Aujourd’hui, dans le monde des banques assurances, la Digital Factory a pris les devants de la scène de la digitalisation. La digital factory, entité spécialisée dans les technologies et le numérique a pour objectif de porter les innovations incrémentales nécessaires à l’adaptation du monde digital. Il prend pour modèle le fonctionnement de la start up : méthodes agiles, Flex Office, espaces de vie…devraient en théorie faciliter l’esprit d’innovation.

La digital factory regroupe ainsi un ensemble de ressources humaines et technologiques, de méthodes plutôt agiles et de moyens ayant pour objectif de mener à bien des projets digitaux et d’accélérer les analyses d’opportunités à l’intérieur même des entreprises. L’objectif d’une digital factory est de réussir à apporter de la technologie et du sens au plus près des besoins de l’utilisateur à partir de deux éléments : Un lieu cohérent avec une logique d’expérimentation locale, et des équipes pluridisciplinaires. La digital factory s’installe comme une référence de modèle de soutien à la transformation digitale et à l’accélération des économies surtout d’ailleurs depuis la crise de la Pandémie. Fin 2017, lors d’une visite sur le continent Africain, Mark Zukerberg, CEO de Facebook, décrivait l’Afrique comme « là où le futur serait construit ».

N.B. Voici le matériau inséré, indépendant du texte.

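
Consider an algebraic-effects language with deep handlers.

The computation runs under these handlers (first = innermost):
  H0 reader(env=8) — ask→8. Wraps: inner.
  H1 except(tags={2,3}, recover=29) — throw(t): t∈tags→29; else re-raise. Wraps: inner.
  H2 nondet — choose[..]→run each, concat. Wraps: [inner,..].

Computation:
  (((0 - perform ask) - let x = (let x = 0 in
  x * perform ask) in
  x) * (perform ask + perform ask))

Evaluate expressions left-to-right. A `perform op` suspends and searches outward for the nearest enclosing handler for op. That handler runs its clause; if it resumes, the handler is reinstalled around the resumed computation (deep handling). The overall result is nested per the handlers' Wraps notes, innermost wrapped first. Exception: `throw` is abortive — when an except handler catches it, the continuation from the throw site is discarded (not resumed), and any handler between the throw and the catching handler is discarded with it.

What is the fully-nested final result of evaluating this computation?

Answer: [-128]

Evaluation trace:
ask @ H0 ⇒ 8
ask @ H0 ⇒ 8
ask @ H0 ⇒ 8
ask @ H0 ⇒ 8
H0 returns -128
H1 returns -128
H2 returns [-128]
= [-128]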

L’Afrique [1] est la région du monde qui a le plus à gagner de la révolution numérique. Les nouvelles technologies peuvent en effet permettre aux pays africains de s’affranchir du processus de développement traditionnel, d’améliorer la productivité et de sauter des étapes pour accélérer leur croissance économique, mais aussi de gérer leurs ressources plus efficacement et d’étendre l’accès aux services essentiels même aux populations les plus vulnérables. Cette démarche de créer une structure spécifique labelisée « Digital Factory » est aussi emblématique du phénomène actuel de prise de conscience de ces enjeux surtout que les digital factories vont accélérer la digitalisation efficace et équitable en particulier la lutte contre l’exclusion financière.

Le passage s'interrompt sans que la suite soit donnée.